Kunwarjeet spent much of MI New York's title-winning campaign on the bench. Yet when his opportunity finally arrived in the final, only the second innings of his MLC career, he made it count. Walking in after MI New York had lost three wickets for a solitary run in the closing overs, Kunwarjeet struck an unbeaten 22 off just 13 deliveries, an innings that ultimately proved decisive in the franchise's remarkable title triumph.

There are many things to admire about Kunwarjeet beyond his aesthetically pleasing batting. Years of disappointment appear to have only strengthened his optimism. Teammates speak glowingly about the positivity and energy he brings into the dressing room.
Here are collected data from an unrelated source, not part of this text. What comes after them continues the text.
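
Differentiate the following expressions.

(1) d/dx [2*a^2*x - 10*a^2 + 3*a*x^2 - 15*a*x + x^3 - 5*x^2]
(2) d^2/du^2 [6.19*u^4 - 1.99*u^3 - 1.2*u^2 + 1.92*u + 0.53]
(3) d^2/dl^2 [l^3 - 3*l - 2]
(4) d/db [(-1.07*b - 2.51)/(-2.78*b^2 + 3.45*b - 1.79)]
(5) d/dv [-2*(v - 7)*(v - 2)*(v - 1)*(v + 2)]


(1) = 2*a^2 + 6*a*x - 15*a + 3*x^2 - 10*x
(2) = 74.28*u^2 - 11.94*u - 2.4
(3) = 6*l
(4) = (-2.9746*b^2 - 13.9556*b + 10.5748)/(7.7284*b^4 - 19.182*b^3 + 21.8549*b^2 - 12.351*b + 3.2041)
(5) = -8*v^3 + 48*v^2 - 12*v - 64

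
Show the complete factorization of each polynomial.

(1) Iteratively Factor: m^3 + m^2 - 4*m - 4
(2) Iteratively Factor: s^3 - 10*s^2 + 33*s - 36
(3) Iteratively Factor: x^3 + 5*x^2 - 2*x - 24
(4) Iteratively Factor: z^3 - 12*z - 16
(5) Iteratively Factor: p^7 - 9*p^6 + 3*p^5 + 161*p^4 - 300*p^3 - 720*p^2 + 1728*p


(1) = (m + 1)*(m^2 - 4) = (m - 2)*(m + 1)*(m + 2)
(2) = (s - 3)*(s^2 - 7*s + 12) = (s - 3)^2*(s - 4)
(3) = (x + 4)*(x^2 + x - 6) = (x + 3)*(x + 4)*(x - 2)
(4) = (z - 4)*(z^2 + 4*z + 4) = (z - 4)*(z + 2)*(z + 2)
(5) = (p - 4)*(p^6 - 5*p^5 - 17*p^4 + 93*p^3 + 72*p^2 - 432*p) = (p - 4)*(p + 3)*(p^5 - 8*p^4 + 7*p^3 + 72*p^2 - 144*p) = p*(p - 4)*(p + 3)*(p^4 - 8*p^3 + 7*p^2 + 72*p - 144) = p*(p - 4)*(p - 3)*(p + 3)*(p^3 - 5*p^2 - 8*p + 48) = p*(p - 4)^2*(p - 3)*(p + 3)*(p^2 - p - 12) = p*(p - 4)^2*(p - 3)*(p + 3)^2*(p - 4)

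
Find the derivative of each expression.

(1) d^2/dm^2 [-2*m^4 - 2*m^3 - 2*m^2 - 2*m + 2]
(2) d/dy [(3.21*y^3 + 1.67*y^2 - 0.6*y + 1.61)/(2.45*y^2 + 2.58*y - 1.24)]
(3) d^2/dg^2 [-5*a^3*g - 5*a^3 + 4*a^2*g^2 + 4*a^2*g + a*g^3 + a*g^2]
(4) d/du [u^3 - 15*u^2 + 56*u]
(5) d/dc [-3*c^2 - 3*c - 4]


(1) = -24*m^2 - 12*m - 4
(2) = (7.8645*y^4 + 16.5636*y^3 - 6.1626*y^2 - 12.0306*y - 3.4098)/(6.0025*y^4 + 12.642*y^3 + 0.5804*y^2 - 6.3984*y + 1.5376)
(3) = 2*a*(4*a + 3*g + 1)
(4) = 3*u^2 - 30*u + 56
(5) = -6*c - 3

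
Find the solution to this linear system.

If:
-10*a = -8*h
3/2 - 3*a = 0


Then:
a = 1/2
h = 5/8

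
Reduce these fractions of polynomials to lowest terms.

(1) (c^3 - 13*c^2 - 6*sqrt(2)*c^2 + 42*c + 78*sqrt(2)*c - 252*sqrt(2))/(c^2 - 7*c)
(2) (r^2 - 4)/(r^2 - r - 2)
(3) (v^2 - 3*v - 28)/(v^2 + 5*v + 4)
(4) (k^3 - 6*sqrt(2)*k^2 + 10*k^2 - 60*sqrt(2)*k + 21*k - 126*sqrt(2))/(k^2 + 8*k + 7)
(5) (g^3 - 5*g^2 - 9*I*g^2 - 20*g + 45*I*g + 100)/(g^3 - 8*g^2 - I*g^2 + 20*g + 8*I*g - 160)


(1) = (c^2 + c*(-6*sqrt(2) - 6) + 36*sqrt(2))/c
(2) = (r + 2)/(r + 1)
(3) = (v - 7)/(v + 1)
(4) = (k^2 + k*(3 - 6*sqrt(2)) - 18*sqrt(2))/(k + 1)
(5) = (g^2 + g*(-5 - 4*I) + 20*I)/(g^2 + g*(-8 + 4*I) - 32*I)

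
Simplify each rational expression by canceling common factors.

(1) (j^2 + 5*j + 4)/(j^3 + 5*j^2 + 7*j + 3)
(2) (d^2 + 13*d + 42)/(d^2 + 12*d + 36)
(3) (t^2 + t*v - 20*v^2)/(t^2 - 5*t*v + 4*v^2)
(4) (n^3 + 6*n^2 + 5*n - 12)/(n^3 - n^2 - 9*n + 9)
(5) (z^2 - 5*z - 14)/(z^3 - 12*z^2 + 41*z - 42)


(1) = (j + 4)/(j^2 + 4*j + 3)
(2) = (d + 7)/(d + 6)
(3) = (t + 5*v)/(t - v)
(4) = (n + 4)/(n - 3)
(5) = (z + 2)/(z^2 - 5*z + 6)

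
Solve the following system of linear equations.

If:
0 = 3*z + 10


Then:
z = -10/3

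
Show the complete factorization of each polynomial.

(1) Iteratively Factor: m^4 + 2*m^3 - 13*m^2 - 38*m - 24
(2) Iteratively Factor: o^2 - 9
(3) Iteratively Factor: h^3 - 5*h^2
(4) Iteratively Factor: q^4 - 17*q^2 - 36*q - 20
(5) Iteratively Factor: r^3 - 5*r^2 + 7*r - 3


(1) = (m + 3)*(m^3 - m^2 - 10*m - 8) = (m + 1)*(m + 3)*(m^2 - 2*m - 8) = (m - 4)*(m + 1)*(m + 3)*(m + 2)
(2) = (o + 3)*(o - 3)
(3) = (h)*(h^2 - 5*h) = h*(h - 5)*(h)
(4) = (q - 5)*(q^3 + 5*q^2 + 8*q + 4) = (q - 5)*(q + 1)*(q^2 + 4*q + 4) = (q - 5)*(q + 1)*(q + 2)*(q + 2)
(5) = (r - 1)*(r^2 - 4*r + 3) = (r - 3)*(r - 1)*(r - 1)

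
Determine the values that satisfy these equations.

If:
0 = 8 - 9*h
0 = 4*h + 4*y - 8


Then:
h = 8/9
y = 10/9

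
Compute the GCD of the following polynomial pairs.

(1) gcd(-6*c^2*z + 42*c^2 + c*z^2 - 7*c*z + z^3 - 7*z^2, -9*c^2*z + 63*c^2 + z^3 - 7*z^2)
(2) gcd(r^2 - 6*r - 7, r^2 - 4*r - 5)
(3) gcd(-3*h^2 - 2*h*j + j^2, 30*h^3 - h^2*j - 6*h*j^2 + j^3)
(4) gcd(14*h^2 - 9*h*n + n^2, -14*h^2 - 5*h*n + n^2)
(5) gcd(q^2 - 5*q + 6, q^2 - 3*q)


(1) = gcd((-2*c + z)*(3*c + z)*(z - 7), (-3*c + z)*(3*c + z)*(z - 7)) = 3*c*z - 21*c + z^2 - 7*z
(2) = r + 1
(3) = gcd((-3*h + j)*(h + j), (-5*h + j)*(-3*h + j)*(2*h + j)) = 3*h - j
(4) = gcd((-7*h + n)*(-2*h + n), (-7*h + n)*(2*h + n)) = 7*h - n
(5) = gcd((q - 3)*(q - 2), q*(q - 3)) = q - 3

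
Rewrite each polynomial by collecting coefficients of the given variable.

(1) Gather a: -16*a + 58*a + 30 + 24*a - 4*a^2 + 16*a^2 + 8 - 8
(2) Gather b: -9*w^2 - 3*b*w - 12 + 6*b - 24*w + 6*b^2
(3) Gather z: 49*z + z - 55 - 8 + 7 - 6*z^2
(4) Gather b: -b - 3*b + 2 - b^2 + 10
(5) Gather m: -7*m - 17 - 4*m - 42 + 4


(1) = 12*a^2 + 66*a + 30
(2) = 6*b^2 + b*(6 - 3*w) - 9*w^2 - 24*w - 12
(3) = -6*z^2 + 50*z - 56
(4) = -b^2 - 4*b + 12
(5) = -11*m - 55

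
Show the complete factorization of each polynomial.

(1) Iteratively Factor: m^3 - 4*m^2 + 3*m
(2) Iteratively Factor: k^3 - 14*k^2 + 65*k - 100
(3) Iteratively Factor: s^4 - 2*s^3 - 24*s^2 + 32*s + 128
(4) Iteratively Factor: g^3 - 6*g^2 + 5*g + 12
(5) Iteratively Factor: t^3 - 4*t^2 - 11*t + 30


(1) = (m)*(m^2 - 4*m + 3) = m*(m - 1)*(m - 3)
(2) = (k - 5)*(k^2 - 9*k + 20) = (k - 5)^2*(k - 4)
(3) = (s + 2)*(s^3 - 4*s^2 - 16*s + 64) = (s - 4)*(s + 2)*(s^2 - 16) = (s - 4)^2*(s + 2)*(s + 4)
(4) = (g + 1)*(g^2 - 7*g + 12) = (g - 3)*(g + 1)*(g - 4)
(5) = (t - 2)*(t^2 - 2*t - 15) = (t - 5)*(t - 2)*(t + 3)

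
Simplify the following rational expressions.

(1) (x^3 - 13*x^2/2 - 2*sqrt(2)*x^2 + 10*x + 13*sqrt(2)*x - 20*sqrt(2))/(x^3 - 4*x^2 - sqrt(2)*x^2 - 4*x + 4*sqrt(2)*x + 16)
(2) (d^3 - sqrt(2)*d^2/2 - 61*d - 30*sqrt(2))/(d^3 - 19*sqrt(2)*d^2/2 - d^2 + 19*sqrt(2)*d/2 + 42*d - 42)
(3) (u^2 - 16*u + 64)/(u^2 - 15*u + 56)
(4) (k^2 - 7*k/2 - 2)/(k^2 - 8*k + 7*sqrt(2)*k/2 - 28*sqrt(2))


(1) = (2*x - 5)/(2*x + 2*sqrt(2))
(2) = (4*d^2 + 22*sqrt(2)*d + 20)/(4*d^2 + d*(-14*sqrt(2) - 4) + 14*sqrt(2))
(3) = (u - 8)/(u - 7)
(4) = (4*k^2 - 14*k - 8)/(4*k^2 + k*(-32 + 14*sqrt(2)) - 112*sqrt(2))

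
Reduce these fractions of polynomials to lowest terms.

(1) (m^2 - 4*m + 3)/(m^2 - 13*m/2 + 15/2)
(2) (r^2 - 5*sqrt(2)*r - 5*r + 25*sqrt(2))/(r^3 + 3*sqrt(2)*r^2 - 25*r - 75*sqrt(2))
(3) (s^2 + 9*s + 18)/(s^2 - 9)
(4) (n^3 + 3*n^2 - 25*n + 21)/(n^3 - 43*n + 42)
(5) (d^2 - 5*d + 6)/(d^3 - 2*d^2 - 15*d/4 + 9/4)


(1) = (2*m^2 - 8*m + 6)/(2*m^2 - 13*m + 15)
(2) = (r - 5*sqrt(2))/(r^2 + r*(3*sqrt(2) + 5) + 15*sqrt(2))
(3) = (s + 6)/(s - 3)
(4) = (n - 3)/(n - 6)
(5) = (4*d - 8)/(4*d^2 + 4*d - 3)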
Even while spending much of MI New York's title-winning 2025 season on the bench, Kunwarjeet carried himself with the same enthusiasm as those in the playing XI. His body language rarely mirrored the disappointments that had become so familiar with him over the years.

MI New York head coach Mark Boucher noticed those qualities almost immediately. "Coach Boucher applauded my attitude towards the game and towards that final," Kunwarjeet says. "He gave me an MI badge after the final and told me that my positive attitude was what brought that innings out of me and what got me into the team in the first place"

USA captain Monank Patel echoes similar sentiments, often taking time to discuss batting and international cricket with Kunwarjeet, drawn as much by his outlook as by his ability.

Yet perhaps the most treasured possession from that season is neither the MI badge nor the winner's medal. When Kunwarjeet returned home after the tournament and showed the medal to his mother, she kissed it and proudly wore it around her neck. It was almost poetic. For a family that had waited nearly two decades for cricket to give something back, it was a moment long overdue.